How To Run A Half Marathon With No Training

I was so happy to finish the SF Nike Women's Half Marathon last weekend - Sunday, October 19, 2014. I didn't even think I'll be able to finish. I've trained with Team in Training (TNT) and run a full marathon and my first half marathon two years ago (2012). Since then, I stopped running after I got pregnant with our second child.  I started running again after my maternity leave, which was beginning of this year.  From January to April of this year, I was running at least once a week.  After my last 5k race in April, I got so tied up with so many things at work, kids getting sick (and later I get sick), and all the cycles that you go through with motherhood.  I keep on putting it off until the final week came up on my calendar.  And when it rains, it pours!  The week of the half marathon, got sick (caught the bug that got my daughter sick the week before) and lost my voice, my period came, and all my attempts to even run for 3-5 miles didn't happen.  I looked at the race course and all I see are hills!  But, I'm a TNT alumni and I take into heart that this is a Nike (the winged goddess of victory) event.  Also, I had so much fun on my last Nike marathon that I have faith that this will be another fun event with DJs and music and cheers and chocolate mile along the way!

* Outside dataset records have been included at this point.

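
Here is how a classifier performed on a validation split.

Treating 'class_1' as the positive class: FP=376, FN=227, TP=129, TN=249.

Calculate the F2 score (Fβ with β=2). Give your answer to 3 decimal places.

Fβ = (1+β²)·TP / ((1+β²)·TP + β²·FN + FP), with β²=4
= 5·129 / (5·129 + 4·227 + 376) = 0.334

0.334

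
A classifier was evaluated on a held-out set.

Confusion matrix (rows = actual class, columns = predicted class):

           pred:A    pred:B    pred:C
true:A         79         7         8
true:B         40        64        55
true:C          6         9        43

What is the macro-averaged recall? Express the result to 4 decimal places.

Per-class recall (TP/(TP+FN)):
  A: TP=79, FN=7+8=15 → 79/94 = 0.84043
  B: TP=64, FN=40+55=95 → 64/159 = 0.40252
  C: TP=43, FN=6+9=15 → 43/58 = 0.74138
Macro-recall = mean = (0.84043 + 0.40252 + 0.74138) / 3 = 0.6614

0.6614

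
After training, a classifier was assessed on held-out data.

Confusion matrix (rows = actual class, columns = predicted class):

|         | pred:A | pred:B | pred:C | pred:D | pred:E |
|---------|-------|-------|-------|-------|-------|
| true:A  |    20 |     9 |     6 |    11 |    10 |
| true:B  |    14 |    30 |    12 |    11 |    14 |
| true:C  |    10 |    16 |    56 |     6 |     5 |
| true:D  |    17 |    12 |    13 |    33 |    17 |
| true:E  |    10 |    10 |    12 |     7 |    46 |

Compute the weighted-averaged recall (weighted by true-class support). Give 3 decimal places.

0.455

Per-class recall (TP/(TP+FN)):
  A: TP=20, FN=9+6+11+10=36 → 20/56 = 0.3571
  B: TP=30, FN=14+12+11+14=51 → 30/81 = 0.3704
  C: TP=56, FN=10+16+6+5=37 → 56/93 = 0.6022
  D: TP=33, FN=17+12+13+17=59 → 33/92 = 0.3587
  E: TP=46, FN=10+10+12+7=39 → 46/85 = 0.5412
Weighted-recall = Σ (supportᵢ/N)·recallᵢ with N=407: (56/407)·0.3571 + (81/407)·0.3704 + (93/407)·0.6022 + (92/407)·0.3587 + (85/407)·0.5412 = 0.455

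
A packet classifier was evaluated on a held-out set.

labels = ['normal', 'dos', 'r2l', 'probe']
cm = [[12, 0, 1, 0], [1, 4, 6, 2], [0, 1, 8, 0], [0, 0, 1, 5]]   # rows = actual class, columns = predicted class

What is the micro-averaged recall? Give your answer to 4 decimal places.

Micro-averaging pools counts across classes: ΣTP=29, ΣFP=12, ΣFN=12.
Micro-recall = TP/(TP+FN) on pooled counts = 0.7073 (equals overall accuracy in single-label multiclass).

0.7073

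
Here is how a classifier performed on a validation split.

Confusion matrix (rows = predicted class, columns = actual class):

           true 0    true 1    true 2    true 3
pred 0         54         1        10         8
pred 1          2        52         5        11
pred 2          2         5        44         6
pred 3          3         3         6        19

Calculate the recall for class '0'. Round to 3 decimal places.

recall = TP/(TP+FN).
0: TP=54, FN=2+2+3=7 → 54/61 = 0.8852

0.885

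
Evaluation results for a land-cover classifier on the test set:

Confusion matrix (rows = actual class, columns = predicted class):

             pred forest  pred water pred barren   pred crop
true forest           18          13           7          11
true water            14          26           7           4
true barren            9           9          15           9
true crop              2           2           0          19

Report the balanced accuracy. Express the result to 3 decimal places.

Balanced accuracy = mean of per-class recall.
  forest: recall = 18/49 = 0.3673
  water: recall = 26/51 = 0.5098
  barren: recall = 15/42 = 0.3571
  crop: recall = 19/23 = 0.8261
Mean = (0.3673 + 0.5098 + 0.3571 + 0.8261) / 4 = 0.515

0.515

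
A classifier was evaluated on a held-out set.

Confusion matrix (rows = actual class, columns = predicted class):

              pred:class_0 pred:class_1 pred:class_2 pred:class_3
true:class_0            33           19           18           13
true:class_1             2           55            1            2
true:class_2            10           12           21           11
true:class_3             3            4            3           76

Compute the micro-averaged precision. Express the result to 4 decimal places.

Micro-averaging pools counts across classes: ΣTP=185, ΣFP=98, ΣFN=98.
Micro-precision = TP/(TP+FP) on pooled counts = 0.6537 (equals overall accuracy in single-label multiclass).

0.6537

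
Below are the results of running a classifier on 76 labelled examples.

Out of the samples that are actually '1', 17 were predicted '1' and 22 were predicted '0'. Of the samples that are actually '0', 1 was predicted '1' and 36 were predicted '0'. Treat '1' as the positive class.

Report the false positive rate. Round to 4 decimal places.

FPR = FP/(FP+TN) = 1/(1+36) = 0.0270

0.0270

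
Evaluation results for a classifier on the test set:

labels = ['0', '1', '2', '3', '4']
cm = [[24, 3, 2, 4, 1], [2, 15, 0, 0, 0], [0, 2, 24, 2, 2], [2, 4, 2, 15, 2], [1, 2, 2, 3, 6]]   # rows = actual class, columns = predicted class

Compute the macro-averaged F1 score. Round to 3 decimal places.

Per-class F1 score (2·TP/(2·TP+FP+FN)):
  0: TP=24, FP=2+0+2+1=5, FN=3+2+4+1=10 → 48/63 = 0.7619
  1: TP=15, FP=3+2+4+2=11, FN=2+0+0+0=2 → 30/43 = 0.6977
  2: TP=24, FP=2+0+2+2=6, FN=0+2+2+2=6 → 48/60 = 0.8000
  3: TP=15, FP=4+0+2+3=9, FN=2+4+2+2=10 → 30/49 = 0.6122
  4: TP=6, FP=1+0+2+2=5, FN=1+2+2+3=8 → 12/25 = 0.4800
Macro-F1 score = mean = (0.7619 + 0.6977 + 0.8000 + 0.6122 + 0.4800) / 5 = 0.670

0.670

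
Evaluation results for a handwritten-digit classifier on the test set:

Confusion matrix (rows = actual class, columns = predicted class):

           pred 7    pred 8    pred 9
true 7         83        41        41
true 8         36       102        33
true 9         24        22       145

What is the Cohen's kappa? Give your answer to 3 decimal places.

0.436

Observed agreement pₒ = trace/N = 330/527 = 0.6262
Expected agreement pₑ = Σ (rowᵢ·colᵢ)/N² = (165·143 + 171·165 + 191·219)/527² = 0.3372
κ = (pₒ − pₑ)/(1 − pₑ) = (0.6262 − 0.3372)/(1 − 0.3372) = 0.436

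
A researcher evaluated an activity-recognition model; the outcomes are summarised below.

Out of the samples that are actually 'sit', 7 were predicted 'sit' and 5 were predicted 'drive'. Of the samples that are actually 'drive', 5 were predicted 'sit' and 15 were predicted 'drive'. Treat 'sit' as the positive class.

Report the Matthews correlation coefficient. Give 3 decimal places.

MCC = (TP·TN − FP·FN) / √((TP+FP)(TP+FN)(TN+FP)(TN+FN))
Numerator = 7·15 − 5·5 = 80
Denominator = √(12·12·20·20) = √57600 = 240.0000
MCC = 80 / 240.0000 = 0.333

0.333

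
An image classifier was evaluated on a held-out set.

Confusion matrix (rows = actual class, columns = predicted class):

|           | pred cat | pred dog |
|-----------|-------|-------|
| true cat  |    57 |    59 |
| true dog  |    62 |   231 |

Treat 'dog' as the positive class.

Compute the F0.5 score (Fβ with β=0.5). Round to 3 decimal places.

0.795

Fβ = (1+β²)·TP / ((1+β²)·TP + β²·FN + FP), with β²=1/4
= 1.25·231 / (1.25·231 + 0.25·62 + 59) = 0.795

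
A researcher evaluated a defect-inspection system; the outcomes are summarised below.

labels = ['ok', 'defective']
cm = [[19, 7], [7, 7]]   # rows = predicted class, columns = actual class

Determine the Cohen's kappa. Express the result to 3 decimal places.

Observed agreement pₒ = trace/N = 26/40 = 0.6500
Expected agreement pₑ = Σ (rowᵢ·colᵢ)/N² = (26·26 + 14·14)/40² = 0.5450
κ = (pₒ − pₑ)/(1 − pₑ) = (0.6500 − 0.5450)/(1 − 0.5450) = 0.231

0.231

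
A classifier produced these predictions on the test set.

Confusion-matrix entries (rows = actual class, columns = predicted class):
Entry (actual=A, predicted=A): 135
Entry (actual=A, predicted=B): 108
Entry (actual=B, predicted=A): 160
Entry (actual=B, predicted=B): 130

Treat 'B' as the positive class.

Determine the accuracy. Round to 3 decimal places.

0.497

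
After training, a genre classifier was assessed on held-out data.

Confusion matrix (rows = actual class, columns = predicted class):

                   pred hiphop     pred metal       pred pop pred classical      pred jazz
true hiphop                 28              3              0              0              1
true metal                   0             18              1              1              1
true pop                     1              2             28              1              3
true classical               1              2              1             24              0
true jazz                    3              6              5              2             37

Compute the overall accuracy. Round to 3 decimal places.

0.799

Accuracy = trace / total = (28+18+28+24+37=135) / 169 = 135/169 = 0.799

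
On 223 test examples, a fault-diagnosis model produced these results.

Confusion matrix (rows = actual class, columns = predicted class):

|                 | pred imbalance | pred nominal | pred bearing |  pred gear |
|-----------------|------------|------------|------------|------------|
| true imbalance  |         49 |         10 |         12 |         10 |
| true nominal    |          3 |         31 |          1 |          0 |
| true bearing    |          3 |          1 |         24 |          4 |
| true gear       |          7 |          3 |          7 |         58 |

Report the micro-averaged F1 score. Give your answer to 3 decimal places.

Micro-averaging pools counts across classes: ΣTP=162, ΣFP=61, ΣFN=61.
Micro-F1 score = 2·TP/(2·TP+FP+FN) on pooled counts = 0.726 (equals overall accuracy in single-label multiclass).

0.726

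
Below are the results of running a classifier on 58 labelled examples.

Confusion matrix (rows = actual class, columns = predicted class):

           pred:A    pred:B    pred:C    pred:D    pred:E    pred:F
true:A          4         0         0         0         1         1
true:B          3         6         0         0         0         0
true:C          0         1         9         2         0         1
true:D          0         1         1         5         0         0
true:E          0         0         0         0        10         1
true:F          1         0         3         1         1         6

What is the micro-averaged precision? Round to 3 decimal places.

0.690

Micro-averaging pools counts across classes: ΣTP=40, ΣFP=18, ΣFN=18.
Micro-precision = TP/(TP+FP) on pooled counts = 0.690 (equals overall accuracy in single-label multiclass).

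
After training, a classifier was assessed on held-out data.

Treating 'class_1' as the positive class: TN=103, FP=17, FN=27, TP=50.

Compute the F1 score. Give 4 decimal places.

0.6944

Precision = TP/(TP+FP) = 50/67 = 0.7463
Recall = TP/(TP+FN) = 50/77 = 0.6494
F1 = 2·TP/(2·TP+FP+FN) = 100/144 = 0.6944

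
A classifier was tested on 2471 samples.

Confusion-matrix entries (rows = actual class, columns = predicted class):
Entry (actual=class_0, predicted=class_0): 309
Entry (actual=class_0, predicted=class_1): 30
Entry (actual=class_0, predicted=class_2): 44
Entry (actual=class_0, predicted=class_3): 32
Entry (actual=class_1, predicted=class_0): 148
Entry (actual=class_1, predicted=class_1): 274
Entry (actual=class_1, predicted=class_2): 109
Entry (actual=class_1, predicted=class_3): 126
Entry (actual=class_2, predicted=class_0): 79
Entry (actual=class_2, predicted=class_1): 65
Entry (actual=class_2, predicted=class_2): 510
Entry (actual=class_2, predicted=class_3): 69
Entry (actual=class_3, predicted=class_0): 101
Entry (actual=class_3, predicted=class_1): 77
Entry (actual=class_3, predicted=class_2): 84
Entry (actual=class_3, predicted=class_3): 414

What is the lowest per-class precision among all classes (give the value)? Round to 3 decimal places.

Per-class precision (TP/(TP+FP)):
  class_0: TP=309, FP=148+79+101=328 → 309/637 = 0.4851
  class_1: TP=274, FP=30+65+77=172 → 274/446 = 0.6143
  class_2: TP=510, FP=44+109+84=237 → 510/747 = 0.6827
  class_3: TP=414, FP=32+126+69=227 → 414/641 = 0.6459
Lowest is class 'class_0' with precision = 0.485.

0.485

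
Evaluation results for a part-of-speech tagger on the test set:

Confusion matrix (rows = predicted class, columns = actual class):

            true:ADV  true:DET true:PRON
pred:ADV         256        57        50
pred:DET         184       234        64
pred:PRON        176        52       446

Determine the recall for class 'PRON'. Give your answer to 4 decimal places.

0.7964

Take TP from the diagonal, FP from the rest of the 'PRON' prediction marginal, FN from the rest of the 'PRON' actual marginal.
recall = TP/(TP+FN).
PRON: TP=446, FN=50+64=114 → 446/560 = 0.79643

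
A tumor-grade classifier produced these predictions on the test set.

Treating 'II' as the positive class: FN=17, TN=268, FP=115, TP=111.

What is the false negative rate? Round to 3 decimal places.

FNR = FN/(FN+TP) = 17/(17+111) = 0.133

0.133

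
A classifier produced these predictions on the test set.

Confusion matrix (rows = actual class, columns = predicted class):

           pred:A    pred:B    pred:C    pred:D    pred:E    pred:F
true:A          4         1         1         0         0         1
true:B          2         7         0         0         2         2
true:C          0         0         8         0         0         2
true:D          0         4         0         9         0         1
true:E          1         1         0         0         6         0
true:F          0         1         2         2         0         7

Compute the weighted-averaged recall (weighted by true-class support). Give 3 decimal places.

0.641

Per-class recall (TP/(TP+FN)):
  A: TP=4, FN=1+1+0+0+1=3 → 4/7 = 0.5714
  B: TP=7, FN=2+0+0+2+2=6 → 7/13 = 0.5385
  C: TP=8, FN=0+0+0+0+2=2 → 8/10 = 0.8000
  D: TP=9, FN=0+4+0+0+1=5 → 9/14 = 0.6429
  E: TP=6, FN=1+1+0+0+0=2 → 6/8 = 0.7500
  F: TP=7, FN=0+1+2+2+0=5 → 7/12 = 0.5833
Weighted-recall = Σ (supportᵢ/N)·recallᵢ with N=64: (7/64)·0.5714 + (13/64)·0.5385 + (10/64)·0.8000 + (14/64)·0.6429 + (8/64)·0.7500 + (12/64)·0.5833 = 0.641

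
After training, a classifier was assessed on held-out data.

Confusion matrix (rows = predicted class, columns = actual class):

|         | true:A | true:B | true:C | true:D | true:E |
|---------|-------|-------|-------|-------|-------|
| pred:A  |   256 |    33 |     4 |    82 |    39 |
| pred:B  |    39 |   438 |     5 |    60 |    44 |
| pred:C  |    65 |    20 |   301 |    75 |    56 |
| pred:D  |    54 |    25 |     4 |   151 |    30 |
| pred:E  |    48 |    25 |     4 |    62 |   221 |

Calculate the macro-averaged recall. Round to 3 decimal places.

0.646

Per-class recall (TP/(TP+FN)):
  A: TP=256, FN=39+65+54+48=206 → 256/462 = 0.5541
  B: TP=438, FN=33+20+25+25=103 → 438/541 = 0.8096
  C: TP=301, FN=4+5+4+4=17 → 301/318 = 0.9465
  D: TP=151, FN=82+60+75+62=279 → 151/430 = 0.3512
  E: TP=221, FN=39+44+56+30=169 → 221/390 = 0.5667
Macro-recall = mean = (0.5541 + 0.8096 + 0.9465 + 0.3512 + 0.5667) / 5 = 0.646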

So, here is how you I survived this half marathon without any training the past 6 months.  I think I've put on a few pounds since then, too.
  • Sign up for a FUN half marathon, like SF Nike Women's Half.  They have music and cheers and all kinds of treats to look forward to in the course. They have everything covered as far as water stations and first aid tents. 
  • Do a lot of mental preparation.  Familiarize yourself with the route and try to visualize yourself getting through each mile.
  • Carbo-load the night before.
  • In the morning, have a good breakfast (banana, peanut butter sandwich, chocolate milk, energy bar, whatever is good for your muscles.  Hydrate with water and electrolytes.
  • Take advil before the race (the first aid station recommends 600 but I only took one 200 tab).
  • If you're sick, take Robitussin Dm for your cough.
  • Take Gu for extra energy.
  • If you can sneak in the early heat, go for it.  It will get you to run with less crowd and buy you more time, in case you have a harder time running.
  • Start slow and pace yourself.  Listen to your body and monitor your heart rate.  You don't want to black out.
  • When you're feeling pain, stop and stretch. 
  • If it's a side pain, take deep breaths while resting and drink more electrolytes.
  • If it's knee pain, do different kind of stretches for couple of minutes. 
  • Take another advil if you have to.
  • If recovering from a really bad pain, start by walking for 3 minutes before running again.  Again, when the pain strikes, slow down and attend to it.
  • If you're not confident enough that you'll finish, walk the hills and save your energy for later.  Downhills are great for making up your time.
  • To get you going, aim small.  First to mile 1, then to end of 5k, then to the bottom of the hill, then to that walker that you're about to pass, then to the cheer station, then to the next water stop, then aim for a certain time to finish mile so and so... Next thing you know, you'll be in mile 13 and just have to run hard to 0.1 mile finish line!
  • After the race, attend to your pain - ice bath, stretch as long as possible, roller-roller-roller! Rest and refuel!  Enjoy your Tiffany necklace (or medal) and look forward to your next race!